Voyez, je vous prie, à quoi l’on va penser dans de certaines situations. Il n’y a point d’accident pour ou contre que l’on n’imagine, point de chimère agréable ou fâcheuse qu’on ne se forge.

Aussi, en supposant même que je rencontrasse ma mère ou son fils, était-il bien sûr qu’ils crieraient qu’on arrêtât ? pensais-je en moi-même. Ne fermeront-ils pas les yeux ? ne feront-ils point semblant de ne me pas voir ? Eh ! Seigneur, s’ils avaient donné les mains à mon enlèvement ! si la famille, à force de représentations, de prières, de reproches, leur avait persuadé de se dédire ! Les maximes ou les usages du monde me sont si contraires, les grands sentiments se soutiennent si difficilement, et le misérable orgueil des hommes veut qu’on fasse si peu de cas de moi ! Il est si scandalisé de ma misère ! Et là-dessus je recommençais à pleurer, et un moment après à me flatter. Mais j’oubliais un article de mon récit.

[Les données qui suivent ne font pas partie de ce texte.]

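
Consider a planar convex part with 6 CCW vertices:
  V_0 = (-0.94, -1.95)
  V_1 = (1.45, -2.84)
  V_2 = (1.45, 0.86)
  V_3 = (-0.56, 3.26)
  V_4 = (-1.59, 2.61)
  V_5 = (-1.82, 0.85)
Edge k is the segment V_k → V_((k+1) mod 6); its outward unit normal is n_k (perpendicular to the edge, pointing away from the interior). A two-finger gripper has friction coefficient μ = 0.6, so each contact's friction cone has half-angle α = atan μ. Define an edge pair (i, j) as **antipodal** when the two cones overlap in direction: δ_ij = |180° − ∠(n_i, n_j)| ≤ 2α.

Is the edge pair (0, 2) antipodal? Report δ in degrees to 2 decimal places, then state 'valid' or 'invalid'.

δ = 29.63°, valid

α = atan 0.6 = 30.96°;  2α = 61.93°
edge 0: e_0 = (+2.39, -0.89);  n_0 = (-0.3490, -0.9371)
edge 2: e_2 = (-2.01, +2.40);  n_2 = (+0.7666, +0.6421)
∠(n_0, n_2) = 150.37°
δ = |180° − 150.37°| = 29.63°
29.63° ≤ 2α = 61.93°  →  valid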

C’est qu’en entrant sur le soir dans ma chambre, au sortir du jardin où je m’étais promenée, je vis mon coffre (car je n’avais point encore d’autre meuble) qui était sur une chaise, et qu’on avait apporté de mon autre couvent.

Vous ne sauriez croire de quel nouveau trouble il me frappa. Mon enlèvement m’avait, je pense, moins consternée ; les bras m’en tombèrent.

Comment ! m’écriai-je, ceci est donc bien sérieux !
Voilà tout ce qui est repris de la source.